Фасад палаццо Ручеллаи

В чем же новизна палаццо Джованни? Те же двустворчатые окна, что и в палаццо Медичи, возводившемся почти в то же время, возможно, попытка позаимствовать часть символического могущества, которое Медичи, в свою очередь, заимствовали у флорентийских властей. Однако цоколь уже без рустовки, он разделен рядом плоских колонн (пилястров) и напоминает Колизей, который разомкнули, перевернули и вытянули в фасад. Это действительно было в новинку. Если не считать римских развалин, итальянцы сталкивались с колоннами лишь в религиозных и государственных зданиях, так что Ручеллаи первым облек повседневную постройку в не по чину пышные одежды (отголоском которых сейчас выступают двойные колонны, обрамляющие вход в любой таунхаус). Что же надоумило его отойти от традиций? Идея определенно принадлежала не Джованни, чьи записные книжки являют собой теплый перегной из чужих находок. Он явно сумел найти архитектора, способного придать зданию желаемый современный и вместе с тем благородный облик, эрудированного и славящегося оригинальностью. По всей вероятности, это был Леон Баттиста Альберти (хотя за отсутствием документального подтверждения точное авторство установить невозможно).
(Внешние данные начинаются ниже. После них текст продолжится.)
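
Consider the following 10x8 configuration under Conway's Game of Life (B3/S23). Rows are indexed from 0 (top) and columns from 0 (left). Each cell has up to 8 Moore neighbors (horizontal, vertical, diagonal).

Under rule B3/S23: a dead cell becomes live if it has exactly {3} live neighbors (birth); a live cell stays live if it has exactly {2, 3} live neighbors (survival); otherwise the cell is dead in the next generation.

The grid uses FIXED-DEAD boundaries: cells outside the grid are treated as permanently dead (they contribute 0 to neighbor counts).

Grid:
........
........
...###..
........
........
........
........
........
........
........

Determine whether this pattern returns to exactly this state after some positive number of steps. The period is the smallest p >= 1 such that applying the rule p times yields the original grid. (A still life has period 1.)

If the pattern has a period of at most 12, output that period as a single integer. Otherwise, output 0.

Answer: 2

Derivation:
Simulating and comparing each generation to the original:
Gen 0 (original, given above): 3 live cells
Gen 1: 3 live cells, differs from original
Gen 2: 3 live cells, MATCHES original -> period = 2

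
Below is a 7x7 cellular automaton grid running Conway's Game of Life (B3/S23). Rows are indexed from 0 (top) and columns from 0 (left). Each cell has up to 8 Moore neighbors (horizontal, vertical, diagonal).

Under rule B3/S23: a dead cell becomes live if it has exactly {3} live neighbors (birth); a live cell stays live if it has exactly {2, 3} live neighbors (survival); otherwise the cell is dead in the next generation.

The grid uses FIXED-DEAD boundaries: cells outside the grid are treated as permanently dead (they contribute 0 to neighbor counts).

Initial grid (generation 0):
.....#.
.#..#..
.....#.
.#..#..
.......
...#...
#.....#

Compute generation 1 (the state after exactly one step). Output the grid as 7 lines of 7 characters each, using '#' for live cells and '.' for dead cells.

Simulating step by step:
Generation 0 (given above): 9 live cells
Generation 1: 4 live cells
(generation 1 grid is the final answer)

Answer: .......
....##.
....##.
.......
.......
.......
.......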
Архитектор, художник, теоретик, антиквар, спортсмен, музыкант и наездник, автор первых трактатов о скульптуре, живописи и архитектуре со времен античности, а также составитель первой итальянской грамматики, Альберти был поистине разносторонним человеком. В анонимной автобиографии он утверждает, что мог с места перепрыгнуть через голову стоящего человека и добросить монету до купола собора, звякнув ею о свод. Он хвастался, что «преодолевал себя, взяв за правило осматривать и ощупывать вызывающие отвращение предметы, пока отвращение не пропадет, и тем самым доказывал, что человек при желании способен добиться чего пожелает»{88} (в числе ненавистных объектов, к которым приучал себя Альберти, был, например, чеснок). Со своими афинскими энциклопедическими знаниями, спартанской дисциплиной и склонностью к метаморфозам Альберти был именно тем, кто мог справиться с этой задачей – подогнать античную архитектуру под новое время. Своей популярностью он не в последнюю очередь обязан и таланту к саморекламе. Трактаты помогали ему обрести известность у властей предержащих – от папской курии до флорентийских банкиров. При этом тексты его скользки, словно угорь, и понять, какого же мнения он придерживается, непросто. Голос автора негромок неспроста: избегая категоричности, Альберти привлекал сразу всех потенциальных клиентов. Это было жизненно необходимо, поскольку, хоть эпоха Возрождения и кажется золотым веком архитектуры, зодчие по-прежнему находились в кабале у толстосумов-заказчиков. Джованни Ручеллаи, например, не упоминает архитектора ни в одной своей записи. Современник Альберти, архитектор Пьетро Аверлино, в какой-то момент попытался разъяснить миру важность своей профессии:

«Здание зарождается так. Как человека никто не в силах зачать в одиночку, без женщины, просто по образу и подобию, здание тоже невозможно замыслить в одиночку. И раз нельзя зачать без женщины, желающему построить здание требуется архитектор. Они вместе зачинают проект, а архитектор затем его вынашивает и производит на свет, а значит, становится матерью этого здания ‹…›. Строительство – это не более чем сладострастное желание, как у влюбленного»{89}.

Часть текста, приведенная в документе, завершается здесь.